Приход индивидуального нравственного времени. В начале эпохи реформ едва уловимое, а сегодня все более отчетливое, нравственное различие между согражданами свидетельствует о том, что в российском обществе идет процесс культурного различения, основанием которого становится рефлексия «биографии» как социального конструкта.

Вспомним хорошо знакомый по советским временам специфический жанр конструирования индивидуального жизненного пути — автобиографию. Что это было, как не способ нанизывания «фактов» индивидуального жизненного пути к той метарамке, которая задана была помимо индивидуальной воли и социальной фантазии, идеологически предопределена и властно структурирована. Автобиография по формальным критериям была универсальной, писалась достаточно легко и показателем ее индивидуальной «бессмысленности» являлось как раз то, сколько раз в году все ее вынужденно составляли.

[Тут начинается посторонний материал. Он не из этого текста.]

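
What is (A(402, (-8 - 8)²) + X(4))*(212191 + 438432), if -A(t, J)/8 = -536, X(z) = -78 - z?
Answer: 2736520338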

Биографическая «неправда» жестко каралась, а излишние литературные «изыски» табуировались. Каждое актуальное социальное передвижение человека сопровождалось данной процедурой. И все «советские» люди с этой практикой свыклись, хотя далеко не каждый — в силу персональной культурной некорректности — с ней справлялся. Не умевший грамотно мыслить автобиографически воспринимался своего рода социальным «идиотом», причем даже, несмотря на то, что советская автобиография чаще всего слабо отражала то, как сам человек мыслил свою жизнь.

Сейчас post factum может показаться, что советская автобиография писалась как будто бы для занесения ее в формализованный компьютерный файл. В ней самым важным был «сухой остаток», а не аутентичный образ некой, еще не до конца прожитой жизни. Человек

конструировал по «общим законам» операциональное описание-и-по-нимание самого себя, тщательно избегая какого-либо идентификационного поиска и смысложизненных терзаний. И это было не просто приблизительным отражением биографической сущности или, тем более, самобытности, а, напротив, бесконечно удаленным и отчужденным от человека продуктом его же собственных конструктивистских стараний.

Горы таких автобиографических листков функционально мало кем были востребованы. Их составление являлось скорее актом символическим, выражением лояльности к идеологическим метанарративам и репрезентативным канонам «совковой» культуры. И поскольку ее институциональные рамки были весьма жесткими, а за «неправильную» автобиографию следовали соответствующие «выводы» — ее многократное написание было скорее процедурой перманентного затвер-деванияЯ-социальности «советского человека».

Не можешь составить автобиографию (а очень часто предлагалось написать ее именно в «свободной форме») — выпадешь из контекста «советской» культуры. Научишься любыми путями уходить от своего «Я» — быстро усвоишь «правила игры» символической репрезентации. И уж если тебя словят на автобиографическом вранье, быть тебе — в лучшем случае — маргиналом, в худшем — по ту сторону железной проволоки. Главное было понять, что в «автобиографической культуре» едины ценностные ориентиры, одно время и пространство.

Принимая эту логику рассуждения, несложно понять причудливый парадокс сегодняшнего дня: в постсоветское время мы незаметно перешли в эпоху культурного исчезновения автобиографии. Ее будто бы и нет. Она напрочь утратила свою систематичность и периодичность и уже не символизирует какие-то стандарты «нормальной» социальности, не говоря уж о необходимости следовать жестким правилам «биографической правды». Мало кто сейчас даже пользуется старыми понятиями, формами, риторическими «правилами», используется множество — нарочито нерусских — слов и приемов биографического повествования.

Спрашивается, что же произошло сегодня с биографическим текстом как таковым? Похоже, что он завис в культурно-символическом вакууме, и человеку не так уж важно привязать свою жизнь к неким заданным извне институциональным координатам, сколько самому эти координаты изобрести.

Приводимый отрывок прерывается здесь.